For many companies, small claims court is a relatively cheap, less burdensome way to settle charges from unhappy customers. It avoids drawn-out legal battles, potential class-action suits, and bad press. For that reason, they often settle small claims disputes fairly quickly, in favor of the customer.
Still, the prospect of taking on a corporation with legions of lawyers might seem daunting, if not downright hopeless. Is it really worth it? That depends on how motivated you are. If you care as much (or more) about making the offending company do right by you as you do about financial retribution, you might have enough fire in your belly to make small claims court work for you.
You must be willing to do your homework, too. You don't need a lawyer (in fact, some states bar lawyers from small claims court) or a lot of money, but you do need the time and commitment to prepare a solid case on your own. You'll need to collect paperwork (contracts, bills, correspondence), make calls, take notes, document conversations, fill out forms...you get the idea. And there could be delays beyond your control--in Brown's case, AT&T postponed the hearing date three times, and the eventual resolution took months.

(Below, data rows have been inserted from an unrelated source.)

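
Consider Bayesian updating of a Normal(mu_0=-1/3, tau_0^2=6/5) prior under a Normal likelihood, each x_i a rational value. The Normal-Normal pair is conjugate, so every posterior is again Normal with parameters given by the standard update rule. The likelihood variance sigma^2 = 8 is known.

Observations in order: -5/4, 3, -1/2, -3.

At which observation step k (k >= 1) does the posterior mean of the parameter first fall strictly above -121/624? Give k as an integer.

k = 2

obs 1: x=-5/4 → posterior Normal(-125/276, 24/23)
obs 2: x=3 → posterior Normal(-17/312, 12/13)
obs 3: x=-1/2 → posterior Normal(-35/348, 24/29)
obs 4: x=-3 → posterior Normal(-143/384, 3/4)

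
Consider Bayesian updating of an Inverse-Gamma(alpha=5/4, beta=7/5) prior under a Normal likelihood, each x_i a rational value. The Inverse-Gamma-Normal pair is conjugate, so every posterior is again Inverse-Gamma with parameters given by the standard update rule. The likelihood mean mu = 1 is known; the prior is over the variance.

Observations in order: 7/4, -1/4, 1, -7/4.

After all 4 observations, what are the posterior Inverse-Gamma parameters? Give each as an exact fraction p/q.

obs 1: x=7/4 → posterior Inverse-Gamma(7/4, 269/160)
obs 2: x=-1/4 → posterior Inverse-Gamma(9/4, 197/80)
obs 3: x=1 → posterior Inverse-Gamma(11/4, 197/80)
obs 4: x=-7/4 → posterior Inverse-Gamma(13/4, 999/160)

alpha=13/4, beta=999/160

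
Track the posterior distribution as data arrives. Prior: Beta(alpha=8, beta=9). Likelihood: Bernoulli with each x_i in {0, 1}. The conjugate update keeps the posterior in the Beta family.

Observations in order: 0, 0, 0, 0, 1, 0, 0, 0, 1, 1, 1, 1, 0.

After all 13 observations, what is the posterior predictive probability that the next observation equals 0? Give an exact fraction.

obs 1: x=0 → posterior Beta(8, 10)
obs 2: x=0 → posterior Beta(8, 11)
obs 3: x=0 → posterior Beta(8, 12)
obs 4: x=0 → posterior Beta(8, 13)
obs 5: x=1 → posterior Beta(9, 13)
obs 6: x=0 → posterior Beta(9, 14)
obs 7: x=0 → posterior Beta(9, 15)
obs 8: x=0 → posterior Beta(9, 16)
obs 9: x=1 → posterior Beta(10, 16)
obs 10: x=1 → posterior Beta(11, 16)
obs 11: x=1 → posterior Beta(12, 16)
obs 12: x=1 → posterior Beta(13, 16)
obs 13: x=0 → posterior Beta(13, 17)

17/30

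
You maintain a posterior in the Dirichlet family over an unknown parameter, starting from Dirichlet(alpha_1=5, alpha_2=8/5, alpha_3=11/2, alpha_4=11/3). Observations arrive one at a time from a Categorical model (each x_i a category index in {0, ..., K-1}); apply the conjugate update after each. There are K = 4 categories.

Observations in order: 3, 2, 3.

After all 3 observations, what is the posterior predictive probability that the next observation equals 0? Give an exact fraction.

150/563

obs 1: x=3 → posterior Dirichlet(5, 8/5, 11/2, 14/3)
obs 2: x=2 → posterior Dirichlet(5, 8/5, 13/2, 14/3)
obs 3: x=3 → posterior Dirichlet(5, 8/5, 13/2, 17/3)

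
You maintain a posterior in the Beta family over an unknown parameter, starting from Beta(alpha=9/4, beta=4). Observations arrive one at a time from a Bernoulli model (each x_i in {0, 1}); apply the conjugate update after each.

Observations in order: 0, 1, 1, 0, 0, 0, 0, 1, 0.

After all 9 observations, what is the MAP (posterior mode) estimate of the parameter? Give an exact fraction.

17/53

obs 1: x=0 → posterior Beta(9/4, 5)
obs 2: x=1 → posterior Beta(13/4, 5)
obs 3: x=1 → posterior Beta(17/4, 5)
obs 4: x=0 → posterior Beta(17/4, 6)
obs 5: x=0 → posterior Beta(17/4, 7)
obs 6: x=0 → posterior Beta(17/4, 8)
obs 7: x=0 → posterior Beta(17/4, 9)
obs 8: x=1 → posterior Beta(21/4, 9)
obs 9: x=0 → posterior Beta(21/4, 10)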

Online Assistance and Resources
Fortunately, plenty of resources on the Internet can help. Some recent plaintiffs--including Heather Peters of California, who won a small claims case against Honda when her hybrid Civic failed to get the promised fuel efficiency--have set up websites or partnered with others to assist hapless customers in navigating the small claims process.

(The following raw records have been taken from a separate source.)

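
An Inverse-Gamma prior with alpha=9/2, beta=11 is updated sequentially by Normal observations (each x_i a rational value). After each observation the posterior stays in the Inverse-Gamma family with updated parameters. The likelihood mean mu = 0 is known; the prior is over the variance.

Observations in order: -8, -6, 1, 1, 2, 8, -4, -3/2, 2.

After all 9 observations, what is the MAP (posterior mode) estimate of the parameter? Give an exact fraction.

obs 1: x=-8 → posterior Inverse-Gamma(5, 43)
obs 2: x=-6 → posterior Inverse-Gamma(11/2, 61)
obs 3: x=1 → posterior Inverse-Gamma(6, 123/2)
obs 4: x=1 → posterior Inverse-Gamma(13/2, 62)
obs 5: x=2 → posterior Inverse-Gamma(7, 64)
obs 6: x=8 → posterior Inverse-Gamma(15/2, 96)
obs 7: x=-4 → posterior Inverse-Gamma(8, 104)
obs 8: x=-3/2 → posterior Inverse-Gamma(17/2, 841/8)
obs 9: x=2 → posterior Inverse-Gamma(9, 857/8)

857/80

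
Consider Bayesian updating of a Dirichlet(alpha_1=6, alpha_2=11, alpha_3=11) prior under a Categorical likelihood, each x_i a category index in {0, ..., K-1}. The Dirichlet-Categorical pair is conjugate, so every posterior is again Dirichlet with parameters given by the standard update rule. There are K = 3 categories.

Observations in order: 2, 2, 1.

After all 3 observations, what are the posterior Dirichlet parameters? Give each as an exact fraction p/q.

obs 1: x=2 → posterior Dirichlet(6, 11, 12)
obs 2: x=2 → posterior Dirichlet(6, 11, 13)
obs 3: x=1 → posterior Dirichlet(6, 12, 13)

alpha_1=6, alpha_2=12, alpha_3=13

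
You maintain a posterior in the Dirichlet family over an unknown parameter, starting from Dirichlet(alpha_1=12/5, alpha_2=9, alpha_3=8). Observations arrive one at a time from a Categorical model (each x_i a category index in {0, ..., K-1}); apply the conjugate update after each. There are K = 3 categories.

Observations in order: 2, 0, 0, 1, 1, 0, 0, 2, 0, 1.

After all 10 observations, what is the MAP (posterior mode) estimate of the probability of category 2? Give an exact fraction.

obs 1: x=2 → posterior Dirichlet(12/5, 9, 9)
obs 2: x=0 → posterior Dirichlet(17/5, 9, 9)
obs 3: x=0 → posterior Dirichlet(22/5, 9, 9)
obs 4: x=1 → posterior Dirichlet(22/5, 10, 9)
obs 5: x=1 → posterior Dirichlet(22/5, 11, 9)
obs 6: x=0 → posterior Dirichlet(27/5, 11, 9)
obs 7: x=0 → posterior Dirichlet(32/5, 11, 9)
obs 8: x=2 → posterior Dirichlet(32/5, 11, 10)
obs 9: x=0 → posterior Dirichlet(37/5, 11, 10)
obs 10: x=1 → posterior Dirichlet(37/5, 12, 10)

15/44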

Each state has its own rules on how much you can sue for in small claims court--most cap settlements at about $5000--so make sure your claim does not exceed your state's limit. You'll find all the details and forms you need for each state at FreeAdvice. You can also expect to pay a filing fee, typically between $20 and $100.
The bottom line? Small claims can be a great way to get satisfaction in a dispute, but the process involves a lot more than simply filling out a form and collecting a check. If you're serious about righting a wrong, be patient and persistent, and spend time building a strong case.